What to do about them? My preference is to first check for transcription errors and then try to understand what is special about these observations.
- Is there something unusual about the site that the outlier comes from? Perhaps the lake is unusually deep, affecting the proportion of planktonic diatoms in a pH calibration set. Or perhaps a lake receives snow-melt throughout the summer, decoupling the relationship between air temperature and chironomids.
- Is it possible that the microfossil assemblage does not represent the modern community? Some ocean cores lack any Holocene deposition, so the core tops are from cold glacial conditions. Alpine lakes with low sedimentation rates might have surface sediments deposited in the little ice age.
- Have taphonomic processes including transport and degradation of microfossils affected the assemblage?
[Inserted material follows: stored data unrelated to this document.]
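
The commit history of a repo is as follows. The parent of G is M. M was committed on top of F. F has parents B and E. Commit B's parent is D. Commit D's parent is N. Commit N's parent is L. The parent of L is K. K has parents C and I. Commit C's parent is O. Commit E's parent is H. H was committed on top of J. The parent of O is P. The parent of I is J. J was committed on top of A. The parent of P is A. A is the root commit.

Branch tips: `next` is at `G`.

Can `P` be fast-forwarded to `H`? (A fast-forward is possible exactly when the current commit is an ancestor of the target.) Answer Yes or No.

A fast-forward from P to H is possible iff P is an ancestor of H.
Ancestors of H: {A, H, J}.
P is not among them, so fast-forward is not possible.

No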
These questions can be difficult to answer, so an alternative strategy is to delete any outliers above a certain threshold. The value of this threshold is critical as it will strongly affect the apparent performance of the transfer function. Because of this Juggins and Birks (2012)
prefer to take a conservative approach to sample deletion and initially remove only outliers that have a standardised residual (under internal cross-validation (CV)) that is greater in absolute value than 2 or 2.5. This corresponds to an expected distribution of about 5% and 1% of observations, respectively.
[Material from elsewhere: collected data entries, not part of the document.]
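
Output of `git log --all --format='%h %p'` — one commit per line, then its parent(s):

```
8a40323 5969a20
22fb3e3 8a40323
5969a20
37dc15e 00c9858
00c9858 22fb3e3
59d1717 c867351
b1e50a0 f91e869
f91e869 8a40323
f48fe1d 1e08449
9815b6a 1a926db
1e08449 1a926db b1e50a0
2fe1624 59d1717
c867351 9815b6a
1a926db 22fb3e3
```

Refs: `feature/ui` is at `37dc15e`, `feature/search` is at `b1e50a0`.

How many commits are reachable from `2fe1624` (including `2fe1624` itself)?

Walking parent pointers from 2fe1624: reachable set = {1a926db, 22fb3e3, 2fe1624, 5969a20, 59d1717, 8a40323, 9815b6a, c867351}.
That is 8 commits.

8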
I want to test the effect of this threshold on transfer function performance.
I’ve analysed the SWAP calibration set in the rioja package in R. I’ve fitted a weighted average (WA) model to the data, found the absolute value of the cross-validation residuals for each observation and then refitted the model omitting the n observations with the largest residual, where n is between 1 and 150. I’ve used the root mean square error of prediction (RMSEP) as my metric of model performance.
The pattern is clear. As the threshold for deleting observations is lowered, the RMSEP declines. This holds for a surprising long time – about 140 of the 167 observations can be deleted before the performance starts to degrade – and the model performance becomes excellent, less than a third of the original RMSEP.
A third of the original RMSEP. Who wouldn’t want a model that performed three times better than the original.
So is it a good idea to have a low threshold for deleting outliers? NO – it is cheating. It is a means to artificial improve the performance of the transfer function, deceiving the reader (and probably the author) as to how accurate and precise reconstruction made with the model will be.
The problem is obvious – it is not possible to clean the fossil observations used in the reconstruction in the same way as the modern calibration set was cleaned.
The guidelines set by Juggins and Birks (2012) are reasonable. Excessive data cleansing may be harmful to the prospects of your manuscripts in peer review.